Adding a reinstalled/reimaged node back to 11gR2 Cluster

There could be a scenario of node crash due to OS/hardware issues and a reinstall/reimage of the same. In such cases, just a normal node addition would not  help since the OCR still contain the references of original node. We need to remove them first and then perform a node addition.

Have tried to document one such usecase.

Assumptions :
Cluster Hostnames : node1 , node2
VIP : node1-v , node2-v

– Voting disk and OCR are on ASM( ASMLIB is being used to manage the shared disks )
– After the OS reinstall, user equivalence has been set and all required packages have been installed along with setup of ASMLIB
– The crashed node was node2

STEPS
———-
1. Clearing the OCR entries for re-imaged host.
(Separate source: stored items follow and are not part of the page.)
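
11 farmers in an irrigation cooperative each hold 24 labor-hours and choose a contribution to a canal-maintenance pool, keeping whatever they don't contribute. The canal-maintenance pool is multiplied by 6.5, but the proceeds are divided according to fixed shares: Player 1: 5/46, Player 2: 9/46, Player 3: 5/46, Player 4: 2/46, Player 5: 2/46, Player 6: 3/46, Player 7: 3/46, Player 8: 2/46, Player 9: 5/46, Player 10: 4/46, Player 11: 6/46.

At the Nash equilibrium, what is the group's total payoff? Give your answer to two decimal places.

396.00 labor-hours

For player j, contributing a unit is worthwhile iff 6.5 × (j's share) ≥ 1, i.e. iff j's share is at least 0.1538.
Player 2 alone (share 9/46) is above the threshold, contributing 24; the remaining 10 contribute 0. Total contributed: 24.
The canal-maintenance pool pays out 6.5 × 24 = 156.00 in total (split across the unequal shares, but the aggregate is all that matters for the group sum).
The 10 free-riders keep 24 each, adding 240. Group total = 240 + 156.00 = 396.00.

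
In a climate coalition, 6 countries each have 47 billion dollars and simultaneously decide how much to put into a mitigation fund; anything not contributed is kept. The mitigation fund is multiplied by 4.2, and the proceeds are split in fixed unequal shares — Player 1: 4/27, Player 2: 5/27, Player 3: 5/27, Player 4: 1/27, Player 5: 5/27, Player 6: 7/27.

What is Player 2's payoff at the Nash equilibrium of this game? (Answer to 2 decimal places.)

83.56 billion dollars

For player j, contributing a unit is worthwhile iff 4.2 × (j's share) ≥ 1, i.e. iff j's share is at least 0.2381.
Player 6 alone (share 7/27) is above the threshold, contributing 47; the remaining 5 contribute 0. Total contributed: 47.
Player 2 keeps 47 and receives 4.2 × 47 × 5/27 = 36.56 from the mitigation fund, for a payoff of 83.56.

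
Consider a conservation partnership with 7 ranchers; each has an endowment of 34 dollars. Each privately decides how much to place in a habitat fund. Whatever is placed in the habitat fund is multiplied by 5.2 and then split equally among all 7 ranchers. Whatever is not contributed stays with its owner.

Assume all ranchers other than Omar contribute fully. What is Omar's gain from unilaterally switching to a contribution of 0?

8.74 dollars

Switching from a contribution of 34 to 0 lets Omar keep an extra 34 dollars, but lowers the habitat fund by 34, which costs Omar their own share of that drop: 5.2/7 × 34 = 25.26.
Net gain = 34 − 25.26 = 8.74. The private return per contributed unit (0.7429) is below 1, so free-riding is indeed the best response regardless of what the others do.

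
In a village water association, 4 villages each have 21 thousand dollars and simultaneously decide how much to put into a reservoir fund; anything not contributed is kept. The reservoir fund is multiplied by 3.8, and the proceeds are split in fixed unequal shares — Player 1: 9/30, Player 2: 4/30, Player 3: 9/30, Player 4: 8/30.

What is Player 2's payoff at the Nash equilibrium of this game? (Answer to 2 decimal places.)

For player j, contributing a unit is worthwhile iff 3.8 × (j's share) ≥ 1, i.e. iff j's share is at least 0.2632.
Player 1, Player 3 and Player 4 are above the threshold, contributing 21 each; the remaining 1 contribute 0. Total contributed: 63.
Player 2 keeps 21 and receives 3.8 × 63 × 4/30 = 31.92 from the reservoir fund, for a payoff of 52.92.

52.92 thousand dollars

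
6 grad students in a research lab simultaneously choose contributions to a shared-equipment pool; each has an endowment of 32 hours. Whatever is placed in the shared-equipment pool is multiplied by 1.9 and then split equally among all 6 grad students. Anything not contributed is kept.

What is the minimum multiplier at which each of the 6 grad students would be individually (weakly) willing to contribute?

6

A contributed unit returns (multiplier)/6 to its contributor.
This reaches 1 exactly when the multiplier is 6.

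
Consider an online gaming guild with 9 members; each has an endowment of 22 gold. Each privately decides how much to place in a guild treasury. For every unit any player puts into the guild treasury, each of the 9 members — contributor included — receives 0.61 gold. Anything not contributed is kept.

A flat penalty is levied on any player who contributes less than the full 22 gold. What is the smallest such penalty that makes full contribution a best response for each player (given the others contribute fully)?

8.58 gold

Given the others contribute fully, the best deviation is to contribute 0 (any partial contribution still incurs the fine and gives up units whose private return 0.61 is below 1).
Deviating from 22 to 0 saves 22 gold but forfeits the deviator's share of the drop in the guild treasury: 0.61 × 22 = 13.42.
So the deviation gain is 22 − 13.42 = 8.58, and the fine must be at least 8.58 gold to wipe it out.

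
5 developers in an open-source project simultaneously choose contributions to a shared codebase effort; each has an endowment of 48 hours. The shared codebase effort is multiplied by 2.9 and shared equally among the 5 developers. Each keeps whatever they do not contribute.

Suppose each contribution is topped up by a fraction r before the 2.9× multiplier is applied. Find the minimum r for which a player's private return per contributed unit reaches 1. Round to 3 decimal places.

0.724

With matching at rate r, one contributed unit becomes (1 + r) in the shared codebase effort and returns 2.9 × (1 + r) / 5 to the contributor.
Setting this equal to 1: 1 + r = 5/2.9 = 1.7241.
So the minimum matching rate is r = 1.7241 − 1 = 0.724.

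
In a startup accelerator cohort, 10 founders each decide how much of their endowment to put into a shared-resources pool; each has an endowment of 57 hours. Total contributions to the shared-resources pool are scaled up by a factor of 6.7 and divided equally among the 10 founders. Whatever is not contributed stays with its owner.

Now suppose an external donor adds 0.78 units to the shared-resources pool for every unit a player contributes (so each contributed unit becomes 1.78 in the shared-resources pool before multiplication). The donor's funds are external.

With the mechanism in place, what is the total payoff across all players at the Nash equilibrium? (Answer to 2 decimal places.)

Under the mechanism each unit contributed yields 6.7 × 1.78 / 10 = 1.1926 back to its contributor per unit of net cost, which exceeds 1, making full contribution the dominant choice for everyone.
At the Nash equilibrium everyone contributes 57. Group total payoff = 6.7 × 1.78 × 570 = 6797.82.

6797.82 hours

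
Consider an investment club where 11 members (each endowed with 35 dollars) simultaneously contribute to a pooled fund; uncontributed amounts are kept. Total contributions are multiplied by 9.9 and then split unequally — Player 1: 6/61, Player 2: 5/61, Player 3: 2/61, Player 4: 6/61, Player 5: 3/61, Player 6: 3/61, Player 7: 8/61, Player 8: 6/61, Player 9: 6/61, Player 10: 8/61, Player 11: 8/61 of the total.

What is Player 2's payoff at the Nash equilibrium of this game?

120.20 dollars

A player with share s gets back 9.9·s per unit contributed, so full contribution is dominant for anyone with s > 1/9.9 = 0.1010 and zero contribution is dominant for anyone below.
The shares above 0.1010 belong to Player 7, Player 10 and Player 11, contributing 35 each; the remaining 8 contribute 0. Total contributed: 105.
Player 2 keeps 35 and receives 9.9 × 105 × 5/61 = 85.20 from the pooled fund, for a payoff of 120.20.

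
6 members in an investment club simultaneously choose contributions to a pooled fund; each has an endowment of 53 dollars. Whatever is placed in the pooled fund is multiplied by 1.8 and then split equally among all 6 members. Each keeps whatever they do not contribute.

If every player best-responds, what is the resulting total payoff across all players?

318.00 dollars

Each contributed unit returns 1.8/6 = 0.3000 to its contributor — below 1 — so contributing 0 is dominant for every player. At the Nash equilibrium everyone keeps their 53, and the group total is 6 × 53 = 318.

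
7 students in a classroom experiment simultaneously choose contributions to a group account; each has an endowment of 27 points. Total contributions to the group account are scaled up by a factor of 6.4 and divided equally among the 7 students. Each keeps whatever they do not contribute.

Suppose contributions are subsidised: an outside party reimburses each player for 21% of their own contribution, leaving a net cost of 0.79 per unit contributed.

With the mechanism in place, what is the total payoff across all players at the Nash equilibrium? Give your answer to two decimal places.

With the mechanism, a contributed unit returns (6.4/7) / 0.79 = 1.1573 per unit of net cost to the contributor — now above 1 — so contributing fully is weakly dominant for every player.
At the Nash equilibrium everyone contributes 27. Group total payoff = 7 × (27 × 0.21 + 6.4 × 27) = 1249.29.

1249.29 points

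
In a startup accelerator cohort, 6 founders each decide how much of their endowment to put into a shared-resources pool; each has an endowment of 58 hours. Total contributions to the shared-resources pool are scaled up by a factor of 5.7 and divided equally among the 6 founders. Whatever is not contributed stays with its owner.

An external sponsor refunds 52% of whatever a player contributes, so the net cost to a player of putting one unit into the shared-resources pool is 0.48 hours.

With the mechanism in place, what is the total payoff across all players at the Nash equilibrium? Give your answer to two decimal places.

Under the mechanism each unit contributed yields (5.7/6) / 0.48 = 1.9792 back to its contributor per unit of net cost, which exceeds 1, making full contribution the dominant choice for everyone.
At the Nash equilibrium everyone contributes 58. Group total payoff = 6 × (58 × 0.52 + 5.7 × 58) = 2164.56.

2164.56 hours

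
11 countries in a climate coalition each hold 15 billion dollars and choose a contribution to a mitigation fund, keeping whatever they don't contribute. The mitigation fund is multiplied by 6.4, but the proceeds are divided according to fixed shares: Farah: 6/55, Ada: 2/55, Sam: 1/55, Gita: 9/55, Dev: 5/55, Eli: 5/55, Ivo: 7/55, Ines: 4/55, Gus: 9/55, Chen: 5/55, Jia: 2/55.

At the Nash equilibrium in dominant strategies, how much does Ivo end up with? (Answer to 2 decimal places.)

39.44 billion dollars

For player j, contributing a unit is worthwhile iff 6.4 × (j's share) ≥ 1, i.e. iff j's share is at least 0.1563.
Gita and Gus clear that bar, contributing 15 each; the remaining 9 contribute 0. Total contributed: 30.
Ivo keeps 15 and receives 6.4 × 30 × 7/55 = 24.44 from the mitigation fund, for a payoff of 39.44.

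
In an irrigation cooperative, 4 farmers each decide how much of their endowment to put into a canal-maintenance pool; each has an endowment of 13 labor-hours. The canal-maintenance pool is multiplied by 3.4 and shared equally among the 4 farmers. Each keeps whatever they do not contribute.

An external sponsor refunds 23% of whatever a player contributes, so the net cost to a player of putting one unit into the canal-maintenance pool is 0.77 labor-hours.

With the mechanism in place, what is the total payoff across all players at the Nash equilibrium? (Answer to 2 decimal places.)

188.76 labor-hours

With the mechanism, a contributed unit returns (3.4/4) / 0.77 = 1.1039 per unit of net cost to the contributor — now above 1 — so contributing fully is weakly dominant for every player.
At the Nash equilibrium everyone contributes 13. Group total payoff = 4 × (13 × 0.23 + 3.4 × 13) = 188.76.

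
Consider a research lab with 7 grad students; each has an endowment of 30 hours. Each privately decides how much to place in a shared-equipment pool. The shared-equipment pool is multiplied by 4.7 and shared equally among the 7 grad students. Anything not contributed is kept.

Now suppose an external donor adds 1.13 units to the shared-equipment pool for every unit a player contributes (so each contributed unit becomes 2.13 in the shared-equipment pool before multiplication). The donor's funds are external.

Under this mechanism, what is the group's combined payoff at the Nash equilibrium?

The effective private return per unit is now 4.7 × 2.13 / 7 = 1.4301 > 1, so every player's dominant strategy flips to full contribution.
At the Nash equilibrium everyone contributes 30. Group total payoff = 4.7 × 2.13 × 210 = 2102.31.

2102.31 hours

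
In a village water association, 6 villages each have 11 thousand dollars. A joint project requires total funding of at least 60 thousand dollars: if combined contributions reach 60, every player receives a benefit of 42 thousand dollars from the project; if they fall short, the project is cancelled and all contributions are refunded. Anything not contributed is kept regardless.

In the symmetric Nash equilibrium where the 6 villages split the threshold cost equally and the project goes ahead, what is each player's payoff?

Equal share of the threshold: 60/6 = 10.
At this profile no one gains by cutting their contribution: any cut drops the total below 60, the project is cancelled, contributions are refunded, and the deviator ends with 11, which is less than 11 − 10 + 42 = 43. Contributing more than 10 just wastes the excess. So contributing exactly 10 is a best response.
Each player's payoff: 11 − 10 + 42 = 43.

43 thousand dollars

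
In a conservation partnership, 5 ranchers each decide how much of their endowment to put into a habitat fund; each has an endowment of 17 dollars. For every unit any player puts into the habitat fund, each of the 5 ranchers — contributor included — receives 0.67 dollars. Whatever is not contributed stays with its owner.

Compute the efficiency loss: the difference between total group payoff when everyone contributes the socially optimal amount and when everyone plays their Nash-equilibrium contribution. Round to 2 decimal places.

The private return per contributed unit is 0.67 < 1, so contributing 0 is dominant for every player. At the Nash equilibrium everyone keeps their 17, and the group total is 5 × 17 = 85.
Each contributed unit returns 3.350 to the group as a whole (0.67 to each of 5 players), which exceeds 1, so the social optimum is full contribution: group total = 3.350 × 85 = 284.75.
Efficiency loss = 284.75 − 85 = 199.75.

199.75 dollars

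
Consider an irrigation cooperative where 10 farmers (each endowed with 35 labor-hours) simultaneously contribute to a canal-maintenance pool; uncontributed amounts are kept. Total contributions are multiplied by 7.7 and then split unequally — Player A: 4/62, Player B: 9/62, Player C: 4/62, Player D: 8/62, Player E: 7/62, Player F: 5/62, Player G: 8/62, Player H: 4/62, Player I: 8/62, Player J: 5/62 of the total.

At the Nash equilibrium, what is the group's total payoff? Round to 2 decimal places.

Each unit j contributes comes back to j as 7.7 × (j's share), so j prefers to contribute only if that share exceeds 1/7.7 = 0.1299; otherwise keeping the unit dominates.
Player B alone (share 9/62) is above the threshold, contributing 35; the remaining 9 contribute 0. Total contributed: 35.
The canal-maintenance pool pays out 7.7 × 35 = 269.50 in total (split across the unequal shares, but the aggregate is all that matters for the group sum).
The 9 free-riders keep 35 each, adding 315. Group total = 315 + 269.50 = 584.50.

584.50 labor-hours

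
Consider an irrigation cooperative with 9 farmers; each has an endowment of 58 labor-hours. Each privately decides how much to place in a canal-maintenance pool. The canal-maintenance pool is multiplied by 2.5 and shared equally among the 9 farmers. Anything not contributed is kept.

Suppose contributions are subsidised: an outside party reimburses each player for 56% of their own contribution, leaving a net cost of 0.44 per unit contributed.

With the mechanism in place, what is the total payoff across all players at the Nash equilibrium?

522.00 labor-hours

Even with the mechanism, each unit contributed returns only (2.5/9) / 0.44 = 0.6313 per unit of net cost, so contributing nothing is still dominant.
Everyone keeps their endowment and the group total is 9 × 58 = 522.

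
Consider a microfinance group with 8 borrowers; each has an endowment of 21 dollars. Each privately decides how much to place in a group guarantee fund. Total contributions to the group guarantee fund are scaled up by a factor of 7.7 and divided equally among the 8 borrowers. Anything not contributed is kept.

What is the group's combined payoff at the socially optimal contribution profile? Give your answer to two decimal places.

1293.60 dollars

Each contributed unit returns 7.700 to the group as a whole (0.9625 to each of 8 players), which exceeds 1, so the social optimum is full contribution: group total = 7.700 × 168 = 1293.60.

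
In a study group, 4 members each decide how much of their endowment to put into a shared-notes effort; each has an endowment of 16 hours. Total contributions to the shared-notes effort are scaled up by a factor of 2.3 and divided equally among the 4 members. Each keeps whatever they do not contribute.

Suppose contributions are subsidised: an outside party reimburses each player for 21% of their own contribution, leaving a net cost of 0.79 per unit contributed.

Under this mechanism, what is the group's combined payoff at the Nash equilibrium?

The effective private return is (2.3/4) / 0.79 = 0.7278, which is still under 1, so the mechanism doesn't change anyone's dominant strategy: zero contribution.
Everyone keeps their endowment and the group total is 4 × 16 = 64.

64.00 hours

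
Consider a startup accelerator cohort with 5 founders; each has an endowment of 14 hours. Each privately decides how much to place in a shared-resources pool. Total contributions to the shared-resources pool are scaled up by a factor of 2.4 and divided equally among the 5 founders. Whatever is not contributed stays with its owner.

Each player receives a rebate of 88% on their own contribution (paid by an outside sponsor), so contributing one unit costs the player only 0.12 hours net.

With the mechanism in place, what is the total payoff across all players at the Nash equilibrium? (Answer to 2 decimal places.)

229.60 hours

Under the mechanism each unit contributed yields (2.4/5) / 0.12 = 4.0000 back to its contributor per unit of net cost, which exceeds 1, making full contribution the dominant choice for everyone.
So the Nash equilibrium is full contribution by all 5; the group earns 5 × (14 × 0.88 + 2.4 × 14) = 229.60.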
# crsctl delete node -n node2

To verify the success of above step, execute “olsnodes” on surviving node and the reimaged host shouldnot show up in list.

2. Remove the VIP information of reimaged host from OCR

Execute the following on existing node :
	/u01/grid/11.2/bin/srvctl remove vip -i node2-v -f

3. Clear the inventory for reimaged host for GI and DB Homes.

From the surviving node, execute :

/u01/grid/11.2/oui/bin/runInstaller -updateNodeList ORACLE_HOME=/u01/grid/11.2 "CLUSTER_NODES=node1" CRS=TRUE -silent -local

Perform the similar for Database Home as well :

/u01/oracle/product/11.2/oui/bin/runInstaller -updateNodeList ORACLE_HOME=/u01/oracle/product/11.2 CLUSTER_NODES=node1 -silent -local

4. Now starts the actual step of adding node. Run the Run the Cluster Verification Utility

./cluvfy  stage -pre nodeadd -n node2 -verbose

If possible, redirect the output of above to some file so that it can be reviewed and any issues reported can be rectified.

For this case, since the OCR and Voting disk resides on ASM and ASMLIB is in use, the most impacting errors were

ERROR:
PRVF-5449 : Check of Voting Disk location “ORCL:DISK6(ORCL:DISK6)” failed on the following nodes:
node2:No such file or directory

PRVF-5431 : Oracle Cluster Voting Disk configuration check failed

Will explain the impact of this error in the subsequent steps..

5. Run “addNode.sh” from existing node.

[oracle@node1] /u01/grid/11.2/oui/bin% ./addNode.sh -silent "CLUSTER_NEW_NODES={node2}" "CLUSTER_NEW_VIRTUAL_HOSTNAMES={node2-v}"
[oracle@node1] /u01/grid/11.2/oui/bin%

In my case, the above command came out without giving any messages. Actually the addNode.sh didnot run at all.

Cause : Since ASMLIB is in use, we had hit the issue discussed in MOS Note : 1267569.1
The error seen in step 4 helped in finding this.

Solution :

Set the following parameters and run addNode.sh again.

IGNORE_PREADDNODE_CHECKS=Y
export IGNORE_PREADDNODE_CHECKS

[oracle@node1] /u01/grid/11.2/oui/bin% ./addNode.sh -silent "CLUSTER_NEW_NODES={node2}" "CLUSTER_NEW_VIRTUAL_HOSTNAMES={node2-v}"
Starting Oracle Universal Installer...

Checking swap space: must be greater than 500 MB.   Actual 12143 MB

Performing tests to see whether nodes node2 are available
............................................................... 100% Done.

Cluster Node Addition Summary
Global Settings
   Source: /u01/grid/11.2
   New Nodes
Space Requirements
   New Nodes
      node2

	Instantiating scripts for add node (Tuesday, December 21, 2010 3:35:16 AM PST)
			.                                                                 1% Done.
			Instantiation of add node scripts complete

			Copying to remote nodes (Tuesday, December 21, 2010 3:35:18 AM PST)
			...............................................................................................                                 96% Done.
			Home copied to new nodes

			Saving inventory on nodes (Tuesday, December 21, 2010 3:37:57 AM PST)
			.                                                               100% Done.
			Save inventory complete
			WARNING:
			The following configuration scripts need to be executed as the "root" user in each cluster node.
			/u01/grid/11.2/root.sh # On nodes node2
			To execute the configuration scripts:
			    1. Open a terminal window
			    2. Log in as "root"
			    3. Run the scripts in each cluster node

			The Cluster Node Addition of /u01/grid/11.2 was successful.
			Please check '/tmp/silentInstall.log' for more details.

6. Run root.sh on reimaged node to start up CRS stack.

This will completed Grid Infrastucture setup on the node.

7. Proceed to run addNode.sh for DB Home( on existing Node)

/u01/oracle/product/11.2/addNode.sh -silent "CLUSTER_NEW_NODES={node2}"

8. Once the DB Home addition is complete, use srvctl to check the status of registered DB and instances and add them if required.